Two 1960s dresses. On the far right, a yellow and white dress with a pointy bust point – made to accommodate the bullet bras women wore back then.
All three owners, Kelly Yeo, Jasmine Chee and Pia Chew go on annual buying and sourcing trips to the United States, United Kingdom, and Japan. They browse through and scrutinise pieces from vintage dealers – looking for technical details that guarantee the legitimacy of the garments.
"It's the sewing style, material, and down to the nitty-gritty like the parts of hardware like zips," Chew continues to search out a yellow empire cut gown. It's cut with a sharp bust point, to accommodate the pointy bullet bras women used to wear.
From left: At Dark Horse Vintage, a pair of high-waisted 1980s Moschino denim jeans; a 1950s Lebanese Alfred Shaheen tunic.
At Jasmine Chee's place, she picked out shirt-dress from Lebanese textile designer, Alfred Shaheen for example. When sourcing, Chee will first flip the garments inside out to study the seams – none should be overlocked (the messy criss-cross seams that you find in the made in China clothes). She's realised that in the 1950s, hems were finished beautifully with a discreet zig-zag seam. Where the hem stitches are, you'll even find a graceful ribbon of Chantilly lace enveloping the seams.
The buttons, Chee says, should be metal-back and not made from plastic like those we find now. Another telling element is the buttonhole. While we often see machine-made, thread-bound eyelet buttonholes these days, in the past they were made self-bound (if you were to Google it, it's infamously challenging). "This takes a lot of time to do. It's small and fine," Chee adds.
A 1980s Chanel Jumbo bag with chains made from real gold.
With vintage designer bags, Pia Chew realised "what goes into making the bags are different now. We discovered it quite early on." She pulls out a Chanel Jumbo bag, "This is from the 1980s... the chain is very yellow, not like the ones they use currently. [Back then] they used a percentage of gold to make the metal alloy... There are care booklets that came with the bag... It says that metal parts of the bag are made with 22 or 24 carat gold... The later bags down the road are not made from gold."

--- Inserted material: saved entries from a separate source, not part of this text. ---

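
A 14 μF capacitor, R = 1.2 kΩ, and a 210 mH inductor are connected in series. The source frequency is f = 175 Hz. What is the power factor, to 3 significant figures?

0.991

ω = 2πf = 1100 rad/s
X_L = ωL = 231 Ω
X_C = 1/(ωC) = 65.0 Ω
Net reactance X = X_L − X_C = 166 Ω
Z = 1200 + j166 Ω
|Z| = √(1200² + 166²) = 1210 Ω
∠Z = arctan(166/1200) = 7.87°
cos φ = cos(7.87°) = 0.991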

From left: A 1980s-1990s Louis Vuitton Butterfly Papillon bag. It was first seen in the 1960s. A 1997 Hermès Kelly bag.
Apart from the indulgent materials that went into the making of bags and leather goods in the late 1900s, Chew thinks they are an investment – these bags will bring financial returns in time to come.
But even as the three ladies invest plough money and effort into bringing the best vintage clothes, bags, and shoes to Singapore, the consumer market at-large isn't responding.
From left: At Deja vu Vintage, a 1980s pink Yves Saint Laurent dress; a 1980s silk-satin evening dress by Texan designer Victor Costa.
It's a sentiment shared across all three owners, "Years ago, it was very difficult. No one understood [vintage], then the trend broke." Echoing Kelly Yeo's thought, Jasmine Chee notes that Singaporeans haven't grasped the concept of vintage. "[They'll come and say,] 'Oh I want to do a retro party!' When you say 'retro' everyone will think it's headbands, plastic earrings, polka dots or stripes. But vintage is beyond polka dots – there are so many decades to vintage!"
It the end, there must be merit in vintage clothing for it to be an enduring culture in other cities. And the eye that appreciates vintage clothing is perhaps like Kelly Yeo said, an eye that recognises good things.